Las bodegas viven un nuevo auge vinculado a la calidad, la identidad y la experiencia gastronómica. En ese contexto, una investigación del Instituto Tecnológico Agrario de Castilla y León (ITACyL) demuestra que estos espacios también pueden ser determinantes en la elaboración de queso, al aportar mayor complejidad aromática, cremosidad y diferenciación al producto.
El renovado protagonismo de las bodegas en el ámbito gastronómico abre nuevas vías más allá del vino. El proyecto Lactocav, impulsado por el ITACyL, sitúa estos espacios como una herramienta eficaz para mejorar la calidad del queso castellano.
El estudio compara la maduración en bodegas tradicionales con los sistemas controlados en cámaras industriales. La conclusión es clara: las condiciones naturales de temperatura y humedad generan quesos más singulares y con mayor personalidad.
Los quesos afinados en bodega presentan una textura más cremosa, con menor firmeza y elasticidad, debido al mayor nivel de humedad. Este factor se traduce en una experiencia en boca más suave y agradable.
Además, el proceso incrementa la proteólisis, clave en la maduración. Como resultado, el queso desarrolla una mayor intensidad aromática, una gama más amplia de matices y una persistencia más prolongada.
El trabajo también profundiza en la microbiota. Aunque el interior del queso mantiene patrones similares en todos los sistemas, la corteza refleja las condiciones del entorno.
En las bodegas, la presencia de mohos y levaduras propias influye directamente en la evolución del producto, aportando características únicas que no pueden reproducirse en entornos artificiales.
La bodega no solo actúa como espacio de maduración, sino como elemento cultural y territorial. Su uso en la elaboración de queso refuerza la identidad del producto y mejora su posicionamiento en el mercado.
La investigación se ha realizado con productos de la IGP Queso Castellano, una de las principales figuras de calidad de Castilla y León, que consolida así su apuesta por la diferenciación.
Castilla y León es líder nacional en producción de leche de oveja, segunda en leche de vaca y quinta en leche de cabra.
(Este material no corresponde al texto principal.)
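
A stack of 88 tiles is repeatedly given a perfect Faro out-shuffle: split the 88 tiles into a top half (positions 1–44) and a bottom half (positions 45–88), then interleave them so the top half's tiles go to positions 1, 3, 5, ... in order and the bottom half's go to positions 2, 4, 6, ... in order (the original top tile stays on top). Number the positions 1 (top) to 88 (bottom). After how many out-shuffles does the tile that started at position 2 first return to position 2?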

Uno de cada tres quesos elaborados en España procede de esta Comunidad, según ha destacado la consejera de Agricultura, Ganadería y Desarrollo Rural, María González Corral.
El sector lácteo representa el 12% de la industria agroalimentaria regional, con cerca de 150 empresas, 6.000 empleos y más de 2.000 millones de euros de facturación.
El proyecto Lactocav forma parte del trabajo de la Estación Tecnológica de la Leche, en Palencia, centrada en mejorar los procesos de elaboración y desarrollar nuevos productos sin perder la esencia tradicional.
Los resultados se han presentado hoy en la quesería Campoveja de Serrada, Valladolid, que ha participado en el proyecto financiado por el Fondo Europeo Agrícola de Desarrollo Rural (FEADER) junto a las empresas Perinox, CHR Hansen, el Laboratorio Interprofesional Lácteo de Castilla y León y la Federación Castellano Leonesa de Industrias Lácteas.